Staff & Student News
The Bird and Mammal Divisions hosted Mathew Lowe, the Collection Manager from the University Museum of Zoology Cambridge on August 25 for an in-depth tour of the research collection facilities. The UMZC will soon undergo a substantial renovation and expansion, to improve the care and increase utilization of their research collection, which includes, among others, many of the specimens and field notes from Charles Darwin’s voyage on the Beagle. Matt sent the following message the Department after his visit:
Dear Dr. Heaney,
Many thanks to Mary Hennen, Anna Goldman and yourself for my recent tour of the collections on behalf of the University Museum of Zoology, Cambridge. The future development of the UMZC will no doubt benefit tremendously from the ideas and practices I observed on my visit. I was extremely impressed with your team's professional dedication to cataloging, specimen conservation and pest management controls despite the sheer scale of the excellent collections at the Field Museum. Despite the challenges, you have a collection that you can all be very proud of.
Collections Manager, UMZC
Research & Publications
Curator Gary Feinman (Anthropology) published two articles in a recent volume edited by Michael E. Smith entitled The Comparative Archaeology of Complex Societies. Gary is one of 12 authors of an opening statement that lays out the aim of the collection, “Comparative Archaeology: A Commitment to Understanding Variation.” He is also the sole author of another chapter, “Comparative Frames for the Diachronic Analysis of Complex Societies: Next Steps.”
From September 7–9, Rowe Family Curator Olivier Rieppel (Geology) attended a philosophy workshop on natural kinds in Granada, Spain where he presented a talk entitled “Species, history, and identity: construing kinds without essences.” On his way to Spain, Olivier spent a few days in the state and university archives in Zurich and Basle (Switzerland), conducting research on the biography of the idealistic morphologist Adolf Naef.
From September 6–9, Associate Curator Rick Ree (Botany) traveled to the National Evolutionary Synthesis Center (NESCent) at Duke University in Durham, NC for a meeting of the advisory board, which he joined late last year. The advisory board provides reviews of center proposals (for working groups, postdoctoral research positions, etc.) and gives guidance to the center on matters pertaining to direction and sustainability. On the same trip, Rick was also invited to give a seminar at North Carolina State University on his research on the reciprocal interactions of evolutionary processes during the diversification of life.
On August 26, Negaunee Collection Manager Bill Stanley (Zoology/Mammals) and fourteen colleagues published a monograph in Fieldiana: Life and Earth Sciences entitled “Studies of Montane Vertebrates of Tanzania.” The 116-page volume includes nine chapters. Four of the chapters describe the results of the first detailed surveys of shrews, bats and rodents in the East and West Usambara Mountains of Tanzania, two of the most famous massifs of the Eastern Arc Mountains. The other five chapters present the first detailed ecological information of the herptofauna of other mountains of Tanzania, and describe one new species. The preface pays special tribute to Dr. Kim M. Howell, a professor of zoology at the University of Dar es Salaam who has played a key role in the research programs of all authors involved with this volume. Funding for this publication came from the Field Museum’s Council on Africa.

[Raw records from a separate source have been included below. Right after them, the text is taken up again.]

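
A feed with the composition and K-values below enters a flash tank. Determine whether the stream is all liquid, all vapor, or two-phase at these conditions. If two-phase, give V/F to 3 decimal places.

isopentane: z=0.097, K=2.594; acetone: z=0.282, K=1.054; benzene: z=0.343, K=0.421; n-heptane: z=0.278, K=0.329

all liquid

ΣzᵢKᵢ = 0.785; Σzᵢ/Kᵢ = 1.965.
Since ΣzᵢKᵢ < 1 the mixture is below its bubble point — single liquid phase.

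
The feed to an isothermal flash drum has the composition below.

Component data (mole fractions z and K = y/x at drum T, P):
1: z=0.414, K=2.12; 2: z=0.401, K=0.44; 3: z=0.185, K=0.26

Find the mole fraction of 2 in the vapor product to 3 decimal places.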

Adjunct Curator and Collections Manager Robert Lücking (Botany) returned from a five-week trip to Colombia, Paraguay, and Brazil in August and early September. The trip was part of a neotropical lichen workshop project sponsored by the NSF, and included four workshops and one course in multivariate analysis in community ecology. In addition, Robert participated in the lichen symposium as part of the National Botanical Congress in Cali, Colombia. Two students at the Universidad Nacional de Colombia, Angelica Rincon and Nancy Mateus, successfully defended their Master’s theses with Robert as co-advisor; these had been carried out as part of Robert’s NSF project. Robert also led five field trips, recollecting material of particular groups of lichens for taxonomic and phylogenetic studies.
Fieldwork & Collections
Negaunee Collection Manager Bill Stanley (Zoology/Mammals) returned from Tanzania on September 9 after surveying the small mammals of Ruaha National Park. The emphasis of this survey was the Isunkavyola Plateau, an unexplored submontane habitat in the middle of the Park, which took two days to get to. Once there, Bill and Mary Anne Rogers (Zoology/Mammals) worked with Tanzanian biologists to sample the shrews, bats and rodents of the area. Of special note were several records of Myotis welwitschii, a beautiful red and black insectivorous bat that is very poorly known. Funding for this survey came from the Field Museum/IDP Foundation, Inc. African Training Fund. Probably the most memorable aspect of the safari was the night Bill’s trusty Land Cruiser broke a piston and Bill had to walk 30 km through the bush at night to organize a tow truck. AAA was not an option.